Sunday, November 12, 2006

Heritrix Activity Report

Heritrix isn't being adopted at the same rapid pace as Nutch is, but it keeps showing up from more and more places.

Here's the list of sightings, but the one that gives me the biggest giggle is the first, which claims to be "google.com" that came from Mannheim University in Germany.

134.155.241.9 "Mozilla/5.0 (compatible; heritrix/1.10.0 +http://google.com)"

137.82.84.97 "Mozilla/5.0 (compatible; heritrix/1.6.0 +http://www.worio.com/)"

137.82.84.97 "Mozilla/5.0 (compatible; heritrix/1.6.0 +http://www.worio.com/)"

152.163.214.140 "Mozilla/5.0 (compatible; heritrix/1.8.0
+http://wiki.office.aol.com/wiki/SEO)"

152.163.214.141 "Mozilla/5.0 (compatible; heritrix/1.8.0 +http://wiki.office.aol.com/wiki/SEO)"

152.163.214.144 "Mozilla/5.0 (compatible; heritrix/1.8.0 +http://wiki.office.aol.com/wiki/SEO)"

193.40.192.35 "Mozilla/5.0 (compatible; heritrix/1.6.0 +http://erika.nlib.ee)"

195.39.35.118 "Mozilla/5.0 (compatible; heritrix/1.6.0 +http://www.researcher.cz)"

198.162.51.70 "Mozilla/5.0 (compatible; heritrix/1.6.0 +http://www.worio.com/)"
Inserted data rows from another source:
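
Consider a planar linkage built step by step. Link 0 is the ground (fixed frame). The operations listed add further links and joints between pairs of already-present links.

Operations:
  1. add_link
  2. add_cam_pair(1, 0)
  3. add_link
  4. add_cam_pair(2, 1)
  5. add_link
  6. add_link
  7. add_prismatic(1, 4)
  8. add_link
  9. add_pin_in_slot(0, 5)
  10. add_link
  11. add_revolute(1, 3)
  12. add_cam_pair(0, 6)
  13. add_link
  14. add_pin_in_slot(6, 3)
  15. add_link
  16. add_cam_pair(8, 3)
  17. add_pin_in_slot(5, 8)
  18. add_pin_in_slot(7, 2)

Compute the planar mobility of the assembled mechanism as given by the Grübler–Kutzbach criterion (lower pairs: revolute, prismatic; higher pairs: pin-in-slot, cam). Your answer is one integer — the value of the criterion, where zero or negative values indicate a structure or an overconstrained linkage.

M = 12

L=1 J1=0 J2=0
add link → L=2 J1=0 J2=0
C@1,0 dof=2 J2 → L=2 J1=0 J2=1
add link → L=3 J1=0 J2=1
C@2,1 dof=2 J2 → L=3 J1=0 J2=2
add link → L=4 J1=0 J2=2
add link → L=5 J1=0 J2=2
P@1,4 dof=1 J1 → L=5 J1=1 J2=2
add link → L=6 J1=1 J2=2
PS@0,5 dof=2 J2 → L=6 J1=1 J2=3
add link → L=7 J1=1 J2=3
R@1,3 dof=1 J1 → L=7 J1=2 J2=3
C@0,6 dof=2 J2 → L=7 J1=2 J2=4
add link → L=8 J1=2 J2=4
PS@6,3 dof=2 J2 → L=8 J1=2 J2=5
add link → L=9 J1=2 J2=5
C@8,3 dof=2 J2 → L=9 J1=2 J2=6
PS@5,8 dof=2 J2 → L=9 J1=2 J2=7
PS@7,2 dof=2 J2 → L=9 J1=2 J2=8
M=3(L−1)−2J1−J2=3·8−2·2−8=12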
207.241.233.35 "Mozilla/5.0 (compatible;archive.org_bot/heritrix-1.9.0-200608171144 +http://pandora.nla.gov.au/crawl.html)"

209.128.119.17 "Mozilla/5.0 (compatible; heritrix/1.6.0 +http://innovationblog.com)"

209.128.119.46 "Mozilla/5.0 (compatible; heritrix/1.6.0 +http://innovationblog.com)"

216.182.228.85 "Mozilla/5.0 (compatible; heritrix/1.4.0 +http://www.hanzoweb.com)"

217.91.71.203 "Mozilla/5.0 (compatible; heritrix/1.6.0 +http://www.schluetersche.de)"

24.8.197.68 "Mozilla/5.0 (compatible; heritrix/1.8.0 +http://crawlerx51.com)"

67.162.138.161 "Mozilla/5.0 (compatible; heritrix/1.8.0 +http://crawlerx51.com)"

71.229.152.72 "Mozilla/5.0 (compatible; heritrix/1.8.0 +http://crawlerx51.com)"

71.56.215.150 "Mozilla/5.0 (compatible; heritrix/1.8.0 +http://crawlerx51.com)"

72.20.99.46 "Mozilla/5.0 (compatible; heritrix/1.8.0 +http://www.accelobot.com)"

87.98.198.194 "Mozilla/5.0 (compatible; heritrix/1.4.0 +http://www.hanzoweb.com)"
The other one I found amusing was the Accelobot which claims to "help automate market research" and I wonder if their research showed them I wasn't interested in their help?

Not nearly as popular as other tools, but picking up a little steam unfortunately.

We'll keep an eye on this and let people know when it hits epidemic proportions.

2 comments:

Scott Huot said...

I just started a new site about 2 weeks. And heretrix is my first unknown spider on the scene (compatible; heritrix/1.8.0 +http://crawlerx51.com)

It's above the msnbot for activity but below google and yahoo.

I'm just very slowly building the site (there's about 12 pages so far) - I have only one link to it anywhere so that the indexing can start but crawler51 found it pretty damn quick.

I also used an xml sitemap that i pinged at the moreover server - that could be it also.

It's interesting looking at the stats for a beginning site.

Anonymous said...

I've already spoken to Accelovation, the owner of the bot. The bot was hammering a number of my sites for hundreds of hours (literally...days...3-4 hits per minute).

Management did nothing when I asked that the bot stop it's antics.

I asked some powerful friends ("men in black") to take a look at the firm from the vantage point of the Irvine Skunkworks. Their comments:

1) The firm's servers are relatively weak when it comes to security and intrusion (people who live in glass houses shouldn't be throwing stones for days on end). Unsecured laptops, mostly MACs, are hooked right into the network and are "accessible," if you know what I mean.

2) There seems to be a significant Israeli/Russian criminal angle at work behind the scenes at this company. Several of their top java/php folks are on Interpol's "black hat" CID list. The "market research business" the company crows about must be a day job for most of them.

3) There's been lots of talent cross-over between this firm and Google. Many of those who work here came from Google: they were fired by Google for intellectual property or other malfeasance issues.

4) Google may be a major client (read: only) of theirs according to insiders.